The Tudor presence is stated in the roses which stud the arena, white for York overlaid by the red for Lancaster, and sometimes the new rose which they are growing in greater and greater numbers for occasions like this: the Tudor rose, a red marking inside a white flower, as if every York is actually a Lancaster at heart.

Everyone is invited to the tournament and everyone in England comes: loyalist, traitor, and those very many who have not yet made up their minds. London is filled with people, every lord from every county in England has come with his household, every squire has come with his family, everyone has been commanded to come to celebrate the ennobling of Henry. The palace is filled, there is not a spare inch of floor in the great hall, everyone beds down where they can find a space. The inns for two miles in every direction are bursting at the seams, with four to a bed. All the private houses take in guests, the very stables host men sleeping in the hay barns above the horses. And it is this concentration of so many lords and gentry, citizens, and commoners, this gathering of all the people of England, that makes it so easy, so horribly easy for Henry to arrest everyone he suspects of treason or disloyalty, or even a word out of place.
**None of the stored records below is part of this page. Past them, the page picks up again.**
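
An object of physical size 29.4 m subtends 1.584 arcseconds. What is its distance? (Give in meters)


D = size / theta_rad, theta_rad = 1.584 * pi/(180*3600) = 7.679e-06, D = 3.828e+06

3.828e+06 m


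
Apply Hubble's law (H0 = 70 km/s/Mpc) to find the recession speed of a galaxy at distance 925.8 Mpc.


v = H0 * d = 70 * 925.8 = 64806.0

64806.0 km/s


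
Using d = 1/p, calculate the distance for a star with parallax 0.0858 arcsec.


d = 1/p = 1/0.0858 = 11.655

11.655 pc


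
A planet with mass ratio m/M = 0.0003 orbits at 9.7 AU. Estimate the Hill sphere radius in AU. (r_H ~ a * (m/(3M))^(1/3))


r_H = a * (m/3M)^(1/3) = 9.7 * (0.0003/3)^(1/3) = 0.4502

0.4502 AU


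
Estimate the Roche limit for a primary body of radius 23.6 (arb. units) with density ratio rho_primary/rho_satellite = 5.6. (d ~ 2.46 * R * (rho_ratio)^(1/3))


d_Roche = 2.46 * 23.6 * 5.6^(1/3) = 103.0963

103.0963


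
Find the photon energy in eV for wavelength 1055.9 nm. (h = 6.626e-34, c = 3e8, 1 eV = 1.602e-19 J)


E = hc/lambda = 6.626e-34 * 3e8 / 1.056e-06 = 1.883e-19 J = 1.1751 eV

1.1751 eV


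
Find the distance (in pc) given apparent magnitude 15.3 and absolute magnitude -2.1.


d = 10^((m - M + 5)/5) = 10^((15.3 - -2.1 + 5)/5) = 30199.5172

30199.5172 pc


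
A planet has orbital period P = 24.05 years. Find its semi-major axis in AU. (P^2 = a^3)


a = P^(2/3) = 24.05^(2/3) = 8.3319

8.3319 AU


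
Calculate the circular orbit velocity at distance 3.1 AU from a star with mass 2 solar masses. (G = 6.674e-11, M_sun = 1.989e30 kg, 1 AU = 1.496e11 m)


v = sqrt(GM/r) = sqrt(6.674e-11 * 3.978e+30 / 4.638e+11) = 23926.482

23926.482 m/s


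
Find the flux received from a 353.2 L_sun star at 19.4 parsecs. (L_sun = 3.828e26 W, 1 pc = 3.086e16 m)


F = L / (4*pi*d^2) = 1.352e+29 / (4*pi*(5.987e+17)^2) = 3.002e-08

3.002e-08 W/m^2


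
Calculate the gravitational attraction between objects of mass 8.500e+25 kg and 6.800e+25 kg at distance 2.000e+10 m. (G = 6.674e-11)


F = G*m1*m2/r^2 = 6.674e-11 * 8.500e+25 * 6.800e+25 / (2.000e+10)^2 = 6.674e-11 * 5.780e+51 / 4.000e+20 = 9.644e+20

9.644e+20 N


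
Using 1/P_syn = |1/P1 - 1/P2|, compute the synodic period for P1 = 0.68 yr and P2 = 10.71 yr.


1/P_syn = |1/P1 - 1/P2| = |1/0.68 - 1/10.71| => P_syn = 0.7261

0.7261 years


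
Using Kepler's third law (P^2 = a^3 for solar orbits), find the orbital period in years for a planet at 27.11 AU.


P = a^(3/2) = 27.11^1.5 = 141.1544

141.1544 years


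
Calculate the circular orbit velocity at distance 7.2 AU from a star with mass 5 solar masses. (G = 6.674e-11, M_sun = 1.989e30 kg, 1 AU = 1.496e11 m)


v = sqrt(GM/r) = sqrt(6.674e-11 * 9.945e+30 / 1.077e+12) = 24823.5249

24823.5249 m/s


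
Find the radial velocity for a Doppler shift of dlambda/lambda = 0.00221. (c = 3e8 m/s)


v = (dlambda/lambda) * c = 0.00221 * 3e8 = 663000.0

663000.0 m/s


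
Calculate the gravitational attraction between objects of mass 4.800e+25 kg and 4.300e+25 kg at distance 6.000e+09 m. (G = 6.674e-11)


F = G*m1*m2/r^2 = 6.674e-11 * 4.800e+25 * 4.300e+25 / (6.000e+09)^2 = 6.674e-11 * 2.064e+51 / 3.600e+19 = 3.826e+21

3.826e+21 N


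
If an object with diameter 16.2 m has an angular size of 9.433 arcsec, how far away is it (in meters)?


D = size / theta_rad, theta_rad = 9.433 * pi/(180*3600) = 4.573e-05, D = 354234.0572

354234.0572 m


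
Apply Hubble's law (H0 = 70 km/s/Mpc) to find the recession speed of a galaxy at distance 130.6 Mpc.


v = H0 * d = 70 * 130.6 = 9142.0

9142.0 km/s


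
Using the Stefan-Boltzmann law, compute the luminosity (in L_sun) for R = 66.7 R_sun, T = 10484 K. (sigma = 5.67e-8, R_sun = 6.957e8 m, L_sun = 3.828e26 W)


R = 66.7 * 6.957e8 m = 4.640319e+10 m. L = 4*pi*R^2*sigma*T^4 = 4*pi*(4.640319e+10)^2 * 5.67e-8 * 10484^4 = 1.853517311e+31 W. L/L_sun = 1.853517311e+31 / 3.828e26 = 48419.9925

48419.9925 L_sun


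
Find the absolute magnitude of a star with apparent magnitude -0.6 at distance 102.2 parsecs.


M = m - 5*log10(d) + 5 = -0.6 - 5*log10(102.2) + 5 = -5.6473

-5.6473


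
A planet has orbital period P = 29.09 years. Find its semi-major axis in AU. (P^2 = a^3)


a = P^(2/3) = 29.09^(2/3) = 9.4586

9.4586 AU


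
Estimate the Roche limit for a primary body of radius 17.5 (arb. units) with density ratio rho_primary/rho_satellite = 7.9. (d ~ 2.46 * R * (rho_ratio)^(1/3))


d_Roche = 2.46 * 17.5 * 7.9^(1/3) = 85.7397

85.7397


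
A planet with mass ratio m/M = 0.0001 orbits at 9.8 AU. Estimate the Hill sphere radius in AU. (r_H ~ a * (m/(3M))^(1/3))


r_H = a * (m/3M)^(1/3) = 9.8 * (0.0001/3)^(1/3) = 0.3154

0.3154 AU


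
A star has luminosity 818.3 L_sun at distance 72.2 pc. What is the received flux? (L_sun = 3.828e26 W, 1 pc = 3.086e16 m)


F = L / (4*pi*d^2) = 3.132e+29 / (4*pi*(2.228e+18)^2) = 5.021e-09

5.021e-09 W/m^2


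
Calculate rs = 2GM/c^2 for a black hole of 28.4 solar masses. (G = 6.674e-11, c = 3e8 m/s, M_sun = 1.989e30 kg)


M = 28.4 * 1.989e30 kg = 5.64876e+31 kg. rs = 2GM/c^2 = 2 * 6.674e-11 * 5.64876e+31 / (3e8)^2 = 83777.3872

83777.3872 m


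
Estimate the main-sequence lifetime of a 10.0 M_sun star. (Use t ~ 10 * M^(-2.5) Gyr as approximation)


t = 10 * M^(-2.5) = 10 * 10.0^(-2.5) = 0.0316

0.0316 Gyr


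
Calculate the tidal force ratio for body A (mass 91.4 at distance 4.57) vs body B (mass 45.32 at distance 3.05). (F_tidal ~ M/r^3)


Ratio = (M1/r1^3) / (M2/r2^3) = (91.4/4.57^3) / (45.32/3.05^3) = 0.5995

0.5995


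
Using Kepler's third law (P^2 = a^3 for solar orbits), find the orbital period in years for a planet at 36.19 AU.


P = a^(3/2) = 36.19^1.5 = 217.7123

217.7123 years


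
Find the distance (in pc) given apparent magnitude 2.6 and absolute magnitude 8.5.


d = 10^((m - M + 5)/5) = 10^((2.6 - 8.5 + 5)/5) = 0.6607

0.6607 pc


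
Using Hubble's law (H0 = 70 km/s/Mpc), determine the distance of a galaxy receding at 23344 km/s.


d = v / H0 = 23344 / 70 = 333.4857

333.4857 Mpc


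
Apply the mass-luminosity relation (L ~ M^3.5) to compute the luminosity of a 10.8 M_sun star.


L/L_sun = (M/M_sun)^3.5 = 10.8^3.5 = 4139.8361

4139.8361 L_sun


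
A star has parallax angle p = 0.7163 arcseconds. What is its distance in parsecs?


d = 1/p = 1/0.7163 = 1.3961

1.3961 pc


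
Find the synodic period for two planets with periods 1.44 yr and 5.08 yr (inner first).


1/P_syn = |1/P1 - 1/P2| = |1/1.44 - 1/5.08| => P_syn = 2.0097

2.0097 years


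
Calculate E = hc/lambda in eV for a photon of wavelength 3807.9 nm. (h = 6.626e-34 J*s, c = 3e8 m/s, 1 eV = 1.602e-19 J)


E = hc/lambda = 6.626e-34 * 3e8 / 3.808e-06 = 5.220e-20 J = 0.3259 eV

0.3259 eV


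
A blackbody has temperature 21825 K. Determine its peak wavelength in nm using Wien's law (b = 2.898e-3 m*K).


lam_max = b / T = 2.898e-3 / 21825 = 1.328e-07 m = 132.7835 nm

132.7835 nm


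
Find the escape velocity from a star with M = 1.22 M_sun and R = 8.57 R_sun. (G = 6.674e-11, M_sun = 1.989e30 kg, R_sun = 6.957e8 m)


M = 1.22 * 1.989e30 kg = 2.42658e+30 kg; R = 8.57 * 6.957e8 m = 5.962149e+09 m. v_esc = sqrt(2GM/R) = sqrt(2 * 6.674e-11 * 2.42658e+30 / 5.962149e+09) = 233079.4546

233079.4546 m/s


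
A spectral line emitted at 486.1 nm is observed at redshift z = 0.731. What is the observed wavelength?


lam_obs = lam_emit * (1 + z) = 486.1 * (1 + 0.731) = 841.4391

841.4391 nm


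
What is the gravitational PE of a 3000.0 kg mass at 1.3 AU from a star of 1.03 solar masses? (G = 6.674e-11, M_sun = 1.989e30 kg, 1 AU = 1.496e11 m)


M = 1.03 * 1.989e30 kg = 2.04867e+30 kg; r = 1.3 AU * 1.496e11 m/AU = 1.9448e+11 m. U = -GM*m/r = -(6.674e-11 * 2.04867e+30 * 3000.0) / 1.9448e+11 = -2.109e+12

-2.109e+12 J


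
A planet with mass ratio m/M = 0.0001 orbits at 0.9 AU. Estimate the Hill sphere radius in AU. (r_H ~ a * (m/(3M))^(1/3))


r_H = a * (m/3M)^(1/3) = 0.9 * (0.0001/3)^(1/3) = 0.029

0.029 AU


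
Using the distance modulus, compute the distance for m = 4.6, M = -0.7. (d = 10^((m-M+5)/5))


d = 10^((m - M + 5)/5) = 10^((4.6 - -0.7 + 5)/5) = 114.8154

114.8154 pc


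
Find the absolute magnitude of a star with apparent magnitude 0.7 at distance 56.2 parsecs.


M = m - 5*log10(d) + 5 = 0.7 - 5*log10(56.2) + 5 = -3.0487

-3.0487


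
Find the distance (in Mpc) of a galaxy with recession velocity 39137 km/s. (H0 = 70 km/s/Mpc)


d = v / H0 = 39137 / 70 = 559.1

559.1 Mpc


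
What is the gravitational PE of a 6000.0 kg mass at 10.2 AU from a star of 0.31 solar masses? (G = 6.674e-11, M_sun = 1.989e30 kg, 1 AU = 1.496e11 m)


M = 0.31 * 1.989e30 kg = 6.1659e+29 kg; r = 10.2 AU * 1.496e11 m/AU = 1.52592e+12 m. U = -GM*m/r = -(6.674e-11 * 6.1659e+29 * 6000.0) / 1.52592e+12 = -1.618e+11

-1.618e+11 J


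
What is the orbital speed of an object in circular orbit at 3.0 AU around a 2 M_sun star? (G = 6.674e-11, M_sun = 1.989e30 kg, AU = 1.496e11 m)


v = sqrt(GM/r) = sqrt(6.674e-11 * 3.978e+30 / 4.488e+11) = 24321.9878

24321.9878 m/s


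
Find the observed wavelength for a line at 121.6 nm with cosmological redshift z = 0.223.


lam_obs = lam_emit * (1 + z) = 121.6 * (1 + 0.223) = 148.7168

148.7168 nm


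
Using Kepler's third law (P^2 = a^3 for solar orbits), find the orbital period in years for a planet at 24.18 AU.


P = a^(3/2) = 24.18^1.5 = 118.9007

118.9007 years


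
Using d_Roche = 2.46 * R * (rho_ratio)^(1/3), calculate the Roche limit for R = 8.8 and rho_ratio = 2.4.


d_Roche = 2.46 * 8.8 * 2.4^(1/3) = 28.9838

28.9838


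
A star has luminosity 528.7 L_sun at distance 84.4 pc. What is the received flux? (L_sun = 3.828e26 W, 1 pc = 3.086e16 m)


F = L / (4*pi*d^2) = 2.024e+29 / (4*pi*(2.605e+18)^2) = 2.374e-09

2.374e-09 W/m^2


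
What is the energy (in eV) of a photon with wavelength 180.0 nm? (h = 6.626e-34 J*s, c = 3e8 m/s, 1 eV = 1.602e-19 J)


E = hc/lambda = 6.626e-34 * 3e8 / 1.800e-07 = 1.104e-18 J = 6.8935 eV

6.8935 eV


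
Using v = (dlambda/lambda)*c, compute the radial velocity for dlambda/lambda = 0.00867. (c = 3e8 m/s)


v = (dlambda/lambda) * c = 0.00867 * 3e8 = 2.601e+06

2.601e+06 m/s


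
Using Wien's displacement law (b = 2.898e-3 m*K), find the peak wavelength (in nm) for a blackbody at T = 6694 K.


lam_max = b / T = 2.898e-3 / 6694 = 4.329e-07 m = 432.925 nm

432.925 nm


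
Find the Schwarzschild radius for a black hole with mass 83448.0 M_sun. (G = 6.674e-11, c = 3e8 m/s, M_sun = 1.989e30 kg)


M = 83448.0 * 1.989e30 kg = 1.65978072e+35 kg. rs = 2GM/c^2 = 2 * 6.674e-11 * 1.65978072e+35 / (3e8)^2 = 2.462e+08

2.462e+08 m


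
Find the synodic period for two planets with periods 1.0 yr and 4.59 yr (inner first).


1/P_syn = |1/P1 - 1/P2| = |1/1.0 - 1/4.59| => P_syn = 1.2786

1.2786 years


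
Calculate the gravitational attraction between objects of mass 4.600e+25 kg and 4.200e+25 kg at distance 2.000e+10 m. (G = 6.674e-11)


F = G*m1*m2/r^2 = 6.674e-11 * 4.600e+25 * 4.200e+25 / (2.000e+10)^2 = 6.674e-11 * 1.932e+51 / 4.000e+20 = 3.224e+20

3.224e+20 N


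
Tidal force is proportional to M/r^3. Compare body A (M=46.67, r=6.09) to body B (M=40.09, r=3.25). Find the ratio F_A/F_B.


Ratio = (M1/r1^3) / (M2/r2^3) = (46.67/6.09^3) / (40.09/3.25^3) = 0.1769

0.1769


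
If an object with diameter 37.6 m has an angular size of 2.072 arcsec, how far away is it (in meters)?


D = size / theta_rad, theta_rad = 2.072 * pi/(180*3600) = 1.005e-05, D = 3.743e+06

3.743e+06 m


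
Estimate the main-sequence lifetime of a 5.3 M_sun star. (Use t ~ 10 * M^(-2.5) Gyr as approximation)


t = 10 * M^(-2.5) = 10 * 5.3^(-2.5) = 0.1546

0.1546 Gyr


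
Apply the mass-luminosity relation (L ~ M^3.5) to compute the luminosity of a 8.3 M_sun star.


L/L_sun = (M/M_sun)^3.5 = 8.3^3.5 = 1647.3024

1647.3024 L_sun


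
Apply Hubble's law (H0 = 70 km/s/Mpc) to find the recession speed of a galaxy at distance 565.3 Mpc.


v = H0 * d = 70 * 565.3 = 39571.0

39571.0 km/s


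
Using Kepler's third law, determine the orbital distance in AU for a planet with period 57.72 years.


a = P^(2/3) = 57.72^(2/3) = 14.9354

14.9354 AU


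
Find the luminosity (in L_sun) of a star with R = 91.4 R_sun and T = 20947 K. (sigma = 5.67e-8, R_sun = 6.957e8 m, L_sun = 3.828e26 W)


R = 91.4 * 6.957e8 m = 6.358698e+10 m. L = 4*pi*R^2*sigma*T^4 = 4*pi*(6.358698e+10)^2 * 5.67e-8 * 20947^4 = 5.546469791e+32 W. L/L_sun = 5.546469791e+32 / 3.828e26 = 1.449e+06

1.449e+06 L_sun


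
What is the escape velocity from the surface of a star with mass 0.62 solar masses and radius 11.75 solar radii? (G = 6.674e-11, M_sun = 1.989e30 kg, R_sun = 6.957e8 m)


M = 0.62 * 1.989e30 kg = 1.23318e+30 kg; R = 11.75 * 6.957e8 m = 8.174475e+09 m. v_esc = sqrt(2GM/R) = sqrt(2 * 6.674e-11 * 1.23318e+30 / 8.174475e+09) = 141902.9423

141902.9423 m/s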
The moment the joust is over and before anyone can go home, Henry sends out his yeomen of the guard, and men—guilty and innocent alike—are snatched from their lodgings, from their houses, some even from their beds. It is a magnificent attack on everyone whose names Henry has compiled from the time that the boy was first mentioned till now, at the moment that they were most unsuspecting, when they had stepped into Henry’s trap. It is brilliant. It is ruthless. It is cruel.

The lawyers are not alert, most of them have come to the joust as guests, the clerks are still taking their holidays. The accused men can find no one to represent them, they cannot even find their friends to post the massive fines that Henry sets for them. Henry snatches them up quickly, dozens at a time, in a city that has been lulled into carelessness by days of merrymaking into forgetting that they are ruled by a king who is never careless, and hardly ever merry.










THE TOWER OF LONDON, JANUARY 1495

“This is cozy,” he says, warming his hands at the fire.